А потом это навалилось на нее снова: страх, ощущение, что она задыхается, знакомое по вновь и вновь повторяющимся кошмарам — не тем, когда она видела Ребекку в зеркале, а другим снам, когда Дафна попадала в приливную волну и оказывалась в темной воде, стараясь держаться на плаву, но волна накрывала ее, и она знала, что может утонуть. Она не должна впадать в панику, а то ее засосет, утащит вглубь, она должна не забывать дышать, несмотря на то что вода заполняет ее горло.

— Моя дорогая, — сказала Тод, — ты выглядишь осунувшейся. Надо хоть что-то есть — тебе нужно набраться сил в такое время.

Дафна готова была расплакаться: легче было остаться одной, чем слышать сочувствие к себе в голосе старой гувернантки, но она не вправе терять самообладание в присутствии Тод, особенно после того, как сама стала свидетельницей ужасных, безудержных рыданий Томми в больнице, когда его лицо было искажено и походило на кошмарную гримасу горгульи — Бой Браунинг превратился в рыдающего старика. Она откашлялась и сказала Тод, что собирается выпить чаю, а потом, как обычно, будет писать в своем садовом домике.
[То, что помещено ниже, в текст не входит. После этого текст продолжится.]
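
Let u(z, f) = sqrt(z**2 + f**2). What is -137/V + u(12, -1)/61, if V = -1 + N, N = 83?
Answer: -137/82 + sqrt(145)/61 ≈ -1.4733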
— Очень разумно, — сказала Тод, — вновь погрузиться в повседневную рутину, постараться добиться успеха в своей работе.

Проходя по небрежно скошенным лужайкам перед домом, Дафна пыталась собраться с мыслями, найти в себе силы — они нужны были ей, правильно сказала Тод. Она не может сбежать отсюда. Именно здесь ей предстояло разрешить задачу… Но что конкретно должна она делать? Возвратиться к работе, когда перестал действовать механизм ее супружеской жизни? Она открыла дверь своей писательской хибары, вдыхая знакомые запахи пыли, дерева и парафина от старого обогревателя. На столе были разбросаны в беспорядке кипы исписанных листов и книг, которые она оставила здесь, собираясь мчаться в Лондон, к Томми. Есть ли какой-нибудь смысл пытаться собрать воедино кусочки того, что она оставила? О чем она думала, пока не свершилось невообразимое? Дафна взглянула на раскрытые книги — издание сочинений семейства Бронте, вышедшее в «Шекспир-хед», четыре тома их писем и «Юношеские произведения», испещренные ее карандашными пометками на полях, — у нее было такое ощущение, словно прошли годы с тех пор, как она перелистывала эти страницы, хотя она и узнавала некоторые из своих записей, наспех сделанных всего несколько дней назад, когда она начала сочинять письмо издателю этих книг, некоему мистеру Симингтону. И еще было это имя, написанное ею заглавными буквами на обложке ее последнего блокнота…

— Брэнуэлл Бронте, — произнесла Дафна вслух. — Брэнуэлл? — повторила она, но ответа не последовало — только скрип дощатого пола, когда она шла к своему столу.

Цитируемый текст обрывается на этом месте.